Originally Posted by Awsom Guy
The second one is a straight line

the intercepts for the second equation is y is 7 and x is 10. I just graphed this into my calculator so it is right and the other equation is crazy I am still trying to work it out.
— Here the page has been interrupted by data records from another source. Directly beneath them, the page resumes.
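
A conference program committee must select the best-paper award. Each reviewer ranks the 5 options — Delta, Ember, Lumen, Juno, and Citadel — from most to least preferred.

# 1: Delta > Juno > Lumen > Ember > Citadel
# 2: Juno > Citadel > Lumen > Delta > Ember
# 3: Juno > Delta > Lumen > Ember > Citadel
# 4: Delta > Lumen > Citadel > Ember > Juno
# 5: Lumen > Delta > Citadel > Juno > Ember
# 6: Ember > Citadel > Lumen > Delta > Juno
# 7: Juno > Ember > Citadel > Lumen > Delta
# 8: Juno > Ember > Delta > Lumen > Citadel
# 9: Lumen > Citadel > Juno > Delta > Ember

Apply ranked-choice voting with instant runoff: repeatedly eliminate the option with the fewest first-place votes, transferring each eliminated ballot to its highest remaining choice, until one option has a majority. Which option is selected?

Juno

Round 1: Juno 4, Delta 2, Lumen 2, Ember 1, Citadel 0. Citadel has the fewest and is eliminated.
Round 2: Juno 4, Delta 2, Lumen 2, Ember 1. Ember has the fewest and is eliminated.
Round 3: Juno 4, Lumen 3, Delta 2. Delta has the fewest and is eliminated.
Round 4: Juno 5, Lumen 4. Juno has a majority.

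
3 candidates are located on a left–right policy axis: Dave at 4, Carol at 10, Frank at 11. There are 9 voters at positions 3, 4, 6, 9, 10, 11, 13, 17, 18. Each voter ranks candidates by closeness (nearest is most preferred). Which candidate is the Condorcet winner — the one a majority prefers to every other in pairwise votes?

With single-peaked preferences on a line, the Condorcet winner is the candidate closest to the median voter.
The median voter (position 10) is closest to Carol at 10.
Check: Carol vs Frank — voters closer to Carol: 5 of 9.

Carol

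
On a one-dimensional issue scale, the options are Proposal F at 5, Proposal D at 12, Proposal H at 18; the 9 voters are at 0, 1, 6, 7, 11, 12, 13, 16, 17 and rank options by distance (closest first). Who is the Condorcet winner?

With single-peaked preferences on a line, the Condorcet winner is the candidate closest to the median voter.
The median voter (position 11) is closest to Proposal D at 12.
Check: Proposal D vs Proposal F — voters closer to Proposal D: 5 of 9.

Proposal D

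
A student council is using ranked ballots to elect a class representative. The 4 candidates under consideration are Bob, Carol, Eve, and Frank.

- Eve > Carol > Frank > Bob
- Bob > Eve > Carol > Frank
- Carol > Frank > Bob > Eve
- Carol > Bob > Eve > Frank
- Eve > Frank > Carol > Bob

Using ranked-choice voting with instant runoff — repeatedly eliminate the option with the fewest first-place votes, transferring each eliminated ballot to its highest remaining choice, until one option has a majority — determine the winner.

Round 1: Carol 2, Eve 2, Bob 1, Frank 0. Frank has the fewest and is eliminated.
Round 2: Carol 2, Eve 2, Bob 1. Bob has the fewest and is eliminated.
Round 3: Eve 3, Carol 2. Eve has a majority.

Eve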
3. If I say this could you do it:
4sqrt(x+4) - 2 (1)
2/3x + 7 (2)

Make equation 1 like this solve it first:
4(x^1/2)+2) -2
4x^1/2 + 8 -2
4(x^1/2) + 6

Therefore we get our 2 equations:
4(x^1/2) + 6
(2/3)x + 7
Can you solve from there...

4. Originally Posted by Awsom Guy
If I say this could you do it:
4sqrt(x+4) - 2 (1)
2/3x + 7 (2)

Make equation 1 like this solve it first:
4(x^1/2)+2) -2
4x^1/2 + 8 -2
4(x^1/2) + 6

Therefore we get our 2 equations:
4(x^1/2) + 6
(2/3)x + 7
Can you solve from there...

ummm is "^" square root sign?

5. yes like 2^2=4

6. 1) Sketch a graph : just plug in $x = -3, -2, -1, 0, 1, 2, 3$ and get the corresponding $y$ values. Then ... plot. Note that for the second one only two points are required since it is the equation of a line.
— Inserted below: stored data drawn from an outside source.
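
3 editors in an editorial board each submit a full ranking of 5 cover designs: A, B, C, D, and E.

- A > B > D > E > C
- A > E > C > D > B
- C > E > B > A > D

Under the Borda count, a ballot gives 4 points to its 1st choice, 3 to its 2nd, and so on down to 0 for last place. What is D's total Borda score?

Borda scores:
  A: 4 + 4 + 1 = 9
  B: 3 + 0 + 2 = 5
  C: 0 + 2 + 4 = 6
  D: 2 + 1 + 0 = 3
  E: 1 + 3 + 3 = 7

3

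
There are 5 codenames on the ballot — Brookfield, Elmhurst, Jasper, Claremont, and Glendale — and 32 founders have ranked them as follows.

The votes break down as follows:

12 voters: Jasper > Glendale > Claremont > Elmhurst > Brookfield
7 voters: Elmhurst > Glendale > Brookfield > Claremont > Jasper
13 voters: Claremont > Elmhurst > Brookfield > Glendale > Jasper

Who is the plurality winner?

First-place vote totals:
  Brookfield: 0
  Elmhurst: 7
  Jasper: 12
  Claremont: 13
  Glendale: 0
Claremont has the most first-place votes.

Claremont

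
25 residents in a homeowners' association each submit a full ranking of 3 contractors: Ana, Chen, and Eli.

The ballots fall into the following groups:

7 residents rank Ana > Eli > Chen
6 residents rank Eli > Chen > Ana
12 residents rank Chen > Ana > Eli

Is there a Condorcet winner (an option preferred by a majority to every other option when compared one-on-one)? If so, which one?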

2) Label intercepts : that shouldn't be too hard, for the x-intercepts just set $y = 0$ and solve for $x$ in both cases, for the y-intercepts just set $x = 0$ and solve for $y$ in both cases. You therefore get their values which you can then sketch.
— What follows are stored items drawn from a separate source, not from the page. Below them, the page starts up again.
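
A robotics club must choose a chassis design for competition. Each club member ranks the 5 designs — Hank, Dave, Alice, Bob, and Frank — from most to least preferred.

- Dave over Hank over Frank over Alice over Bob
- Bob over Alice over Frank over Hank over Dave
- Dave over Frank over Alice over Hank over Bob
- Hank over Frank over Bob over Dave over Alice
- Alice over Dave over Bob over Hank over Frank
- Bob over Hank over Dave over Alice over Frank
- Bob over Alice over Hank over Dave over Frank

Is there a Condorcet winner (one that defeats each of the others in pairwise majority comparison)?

Head-to-head results (7 voters total):
Hank vs Dave: Hank wins 4–3.
Hank vs Alice: Alice wins 4–3.
Hank vs Bob: Bob wins 4–3.
Hank vs Frank: Hank wins 5–2.
Dave vs Alice: Dave wins 4–3.
Dave vs Bob: Bob wins 4–3.
Dave vs Frank: Dave wins 5–2.
Alice vs Bob: Bob wins 4–3.
Alice vs Frank: Alice wins 4–3.
Bob vs Frank: Bob wins 4–3.
Bob beats each rival — Hank (4–3), Dave (4–3), Alice (4–3), Frank (4–3) — so Bob is the Condorcet winner.

Yes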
As you mentioned "simultaneous equations" I assume you need to solve the system at some point (know where the two curves intersect). You can apply the following method :

Just set $4 \sqrt{x + 4} - 2 = \frac{2}{3} x + 7$ and solve for $x$ :

$4 \sqrt{x + 4} - 2 = \frac{2}{3} x + 7$

$4 \sqrt{x + 4} = \frac{2}{3} x + 9$

$\left ( 4 \sqrt{x + 4} \right ) ^2 = \left ( \frac{2}{3} x + 9 \right ) ^2$

$16(x + 4) = \left ( \frac{2}{3} x \right )^2 + \frac{36}{3} x + 9^2$

$16x + 64 = \frac{4}{9} x^2 + 12x + 81$

$0 = \frac{4}{9} x^2 - 4x + 17$

$9 \times 0 = 9 \left ( \frac{4}{9} x^2 - 4x + 17 \right )$

$0 = 4 x^2 - 36x + 153$

$4 x^2 - 36x + 153 = 0$

Calculate the discriminant :

$\Delta = b^2 - 4ac = (-36)^2 + 4 \times 4 \times 153 = -1152$

It is negative therefore this equation has no real solution for $x$, thus the two curves (the curve and the line) never meet (never intersect).

Does it make sense ?

7. Originally Posted by Awsom Guy
yes like 2^2=4
thank u so much yet again then!